A SENHORA FALANTE
Não sei se o assado servido de véspera estava sadio ou se foi a cozinheira que exagerou no tempero, o que é certo que fui acometida de uma bruta indigestão indo parar no médico.
Quando estava na ante-sala do consultório, aguardando a vez de ser atendida, sentou-se à minha frente uma mulher. Respondo com um aceno de cabeça a boa-tarde a mim dirigida. A minha cara de poucos amigos, conseqüência da indigestão, não impediu a jovem senhora de tentar estabelecer um diálogo entre nós, que por falta de interlocução passou a ser monólogo, uma vez que nada tinha a lhe perguntar e não me sentia constrangida a não lhe responder concretamente. Também não tinha certeza se ela estava a falar comigo ou dirigia-se a si própria. O que sei é que em curto espaço de tempo sabia eu toda a sua história de vida.

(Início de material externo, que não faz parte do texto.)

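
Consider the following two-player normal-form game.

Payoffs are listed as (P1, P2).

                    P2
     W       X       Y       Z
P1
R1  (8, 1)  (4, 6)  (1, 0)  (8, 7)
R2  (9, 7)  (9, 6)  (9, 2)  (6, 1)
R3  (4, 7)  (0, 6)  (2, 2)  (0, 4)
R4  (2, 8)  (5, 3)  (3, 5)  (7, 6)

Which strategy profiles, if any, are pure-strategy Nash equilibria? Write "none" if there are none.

The pure Nash equilibria are (R1, Z), (R2, W).

(R1, W): P1 can switch to R2 (8 → 9). Not NE.
(R1, X): P1 can switch to R2 (4 → 9). Not NE.
(R1, Y): P1 can switch to R2 (1 → 9). Not NE.
(R1, Z): P1 gets 8, best alternative 7; P2 gets 7, best alternative 6. No profitable deviation — NE.
(R2, W): P1 gets 9, best alternative 8; P2 gets 7, best alternative 6. No profitable deviation — NE.
(R2, X): P2 can switch to W (6 → 7). Not NE.
(R2, Y): P2 can switch to W (2 → 7). Not NE.
(R2, Z): P1 can switch to R1 (6 → 8). Not NE.
(R3, W): P1 can switch to R1 (4 → 8). Not NE.
(R3, X): P1 can switch to R1 (0 → 4). Not NE.
(R3, Y): P1 can switch to R2 (2 → 9). Not NE.
(R3, Z): P1 can switch to R1 (0 → 8). Not NE.
(R4, W): P1 can switch to R1 (2 → 8). Not NE.
(R4, X): P1 can switch to R2 (5 → 9). Not NE.
(The remaining 2 profiles each have a profitable deviation by the same check.)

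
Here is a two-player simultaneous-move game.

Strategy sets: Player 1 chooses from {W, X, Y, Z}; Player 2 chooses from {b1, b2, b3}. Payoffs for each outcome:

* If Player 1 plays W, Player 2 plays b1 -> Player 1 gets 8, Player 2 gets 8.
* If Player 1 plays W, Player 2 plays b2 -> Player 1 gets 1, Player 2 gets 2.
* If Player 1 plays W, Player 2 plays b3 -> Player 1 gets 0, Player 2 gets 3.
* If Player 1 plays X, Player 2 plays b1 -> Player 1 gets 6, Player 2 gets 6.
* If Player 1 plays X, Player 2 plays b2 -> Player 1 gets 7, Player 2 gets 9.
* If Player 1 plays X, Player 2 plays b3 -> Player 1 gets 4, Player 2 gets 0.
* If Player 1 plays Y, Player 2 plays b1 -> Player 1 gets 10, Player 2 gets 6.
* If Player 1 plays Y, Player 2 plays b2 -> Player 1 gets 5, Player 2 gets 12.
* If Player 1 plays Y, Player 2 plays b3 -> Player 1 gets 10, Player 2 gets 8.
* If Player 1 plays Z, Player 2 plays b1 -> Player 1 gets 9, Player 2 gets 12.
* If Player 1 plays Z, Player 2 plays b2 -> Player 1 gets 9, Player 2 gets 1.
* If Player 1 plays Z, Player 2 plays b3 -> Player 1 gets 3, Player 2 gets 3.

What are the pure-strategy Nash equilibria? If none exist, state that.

There is no pure-strategy Nash equilibrium.

For each player, find the best response to each opponent profile; mutual best responses are the pure NE.
Player 1 against b1: payoffs 8, 6, 10, 9 → best response Y.
Player 1 against b2: payoffs 1, 7, 5, 9 → best response Z.
Player 1 against b3: payoffs 0, 4, 10, 3 → best response Y.
Player 2 against W: payoffs 8, 2, 3 → best response b1.
Player 2 against X: payoffs 6, 9, 0 → best response b2.
Player 2 against Y: payoffs 6, 12, 8 → best response b2.
Player 2 against Z: payoffs 12, 1, 3 → best response b1.
No profile is a mutual best response for all players.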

Dizia-se bem casada e deixava transparecer um sentimento mesquinho de inveja pela ascensão funcional do marido, que embora redundasse em bem-comum, sentia-se ofuscada por essa ascensão.
Dizia-se fiel ao marido, mas alimentava o desejo de traição
Dizia crer no amor e pregava a inexistência de tal sentimento.
Dizia-se filha compreensiva e transferia aos pais a responsabilidade de suas carências.
Dizia-se irmã amiga e fomentava entre eles, a discórdia.
Dizia-se amiga dos seus amigos. Sem nunca ter sido
Da minha indigestão sabia que do especialista que esperava, estava a precisar, mas analisando a jovem senhora falante, diria que ela estava mais para uma indigestão de caráter existencial. Para mim, por certo, seria receitado alguma mesinha que produzisse a eliminação das matérias orgânicas. Para ela, seu eu fosse médica, recomendaria a catarse hipnótica, que produziria a ab-reação dos elementos mentais.
A porta do consultório foi aberta e o meu nome anunciado. Entrei. Deixando para trás a senhora falante, que a essa altura já mantinha com uma outra paciente o mesmo ritmo de conversa de que fui vítima.